The New Zealand media has been very busy recently with stories of scary situations and accidents on our roads, caused by visiting drivers. Exponential growth in visitor numbers has filled New Zealand roads with inexperienced, nervous and distracted drivers, and the number of incidents and crashes have increased in kind. I’ve been taking most of the news stories and opinions with a grain of salt until recently. I was driving a family around New Zealand, and our day trip to Milford Sound coincided with Chinese New Year. Some of the driving I saw was genuinely scary. I counted at least half a dozen cases of very dangerous passing manoeuvres, tailgating and cutting (blind) corners. In most cases, these didn’t look like the moves of confident and aggressive drivers (which would still be inexcusable). Instead, these drivers were twitchy, inconsistent and unpredictable.
I’m not trying to talk people out of renting cars to drive themselves around New Zealand. This is still the most popular choice for independent travellers, and I hope it stays this way. I’m offering an alternative. For those with the budget, there are many reasons why you will have a much safer and more enjoyable time in New Zealand by hiring a local, professional driver/guide.
#1. In New Zealand, cars drive on the left.
That isn’t to say that many incidents aren’t caused by native left-side drivers. News stories indicate that a large number of Australian, Indian, and British drivers get into wrecks as well. The majority of crashes, both fatal and non-fatal seem to involved people who aren’t used to keeping left. Often a driver will panic, and their instinct is to swerve right. A local driver’s instinct is to swerve left, which means oncoming traffic will be pointing at the same space in the road.
#2. Professional guides understand the conditions.
Our roads can be narrow, hilly and extremely winding. At home you may be used to a journey of 100km taking one hour. In New Zealand, due to the terrain, weather and road conditions, this could easily become a two hour journey. In remote areas, we have many one lane bridges, and sometimes even share those bridges with train tracks. It can be quite intimidating for a driver who isn’t used to these things. Especially if you’ve just arrived in New Zealand from a long journey, tired and jet-lagged.
#3. We know the best route – GPS may not.

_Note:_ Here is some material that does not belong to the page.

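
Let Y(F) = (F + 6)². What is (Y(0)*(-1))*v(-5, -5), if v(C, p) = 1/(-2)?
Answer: 18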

When you rent a car, you can choose to get a GPS provided as part of the hire. I’ve had so many people tell me that the GPS kept taking them off the main road in favour of a smaller, more difficult road that added nothing to their New Zealand experience. (If you are driving yourself, my experience has been that google maps works at least as well as a standalone GPS – you will still have to pay attention to signs and our surroundings. It’s not perfect and can still get you lost.) A local professional has most likely travelled these roads before, and knows the best route, where the best photos and rest stops are, and how long to allow for each leg of your trip. There are many hidden treasures on New Zealand roads, and the best guides will know which ones are worth an extra 10-30 minutes of your day.
#4. Why not enjoy the view?
No matter how many people in your party, at least one of you will be too busy driving to fully enjoy the view. The front seat passenger often also works as navigator, so you could both be missing out on breathtaking scenery. I’ve seen drivers weaving all over the road while trying to take a photo from behind the wheel. If you hire a driver, you can let them do the boring stuff, while you safely enjoy the view.
#5. Professional New Zealand Drivers are highly regulated.
To be a professional driver in New Zealand, you must meet many legal requirements. (If you do decide to hire your own driver/guide, it’s important to check their credentials before parting with any money.) In addition to holding a New Zealand Driver Licence, professionals must pass an additional theory test, clear police background checks (and have a fit and proper character). Make sure your driver is operating a licensed commercial vehicle, possesses a “Passenger Endorsement” in addition to their Driver Licence. Whether independent or working for a larger company, drivers should be operating under a “Passenger Service Licence”. For smaller groups, drivers need a “Class 1” driver licence, larger vehicles (typically 12-25 seats, but the licence is more dependent on the weight of the tour vehicle) require a “class 2” driver licence, while a full sized tour coach driver (usually 40-50 seats) requires a “class 4” licence. All professional passenger drivers are required to maintain a log book and must take short breaks after so many hours on duty, and must take a 24 hour break after so many days on duty.
The point is, you should reasonably expect a licensed New Zealand tour operator to be driving at a higher standard than other road users.
#6. We are usually pretty nice people!
Tourism professionals in New Zealand typically love their job, and the country they work in. You are gaining a local expert, a travel companion, and in a lot of cases – a friend for life. We all have our favourite spots to visit each trip, we know people in different areas and we are generally experienced. Once again, checking your guide’s credentials prior to booking should help weed out the cowboys.
Don’t be afraid to shop around for the right guide for you. Look for enthusiasm and energy, a proven track record, and all the legal requirements mentioned above. Make sure they carry commercial insurance, but also make sure you have your own comprehensive travel insurance.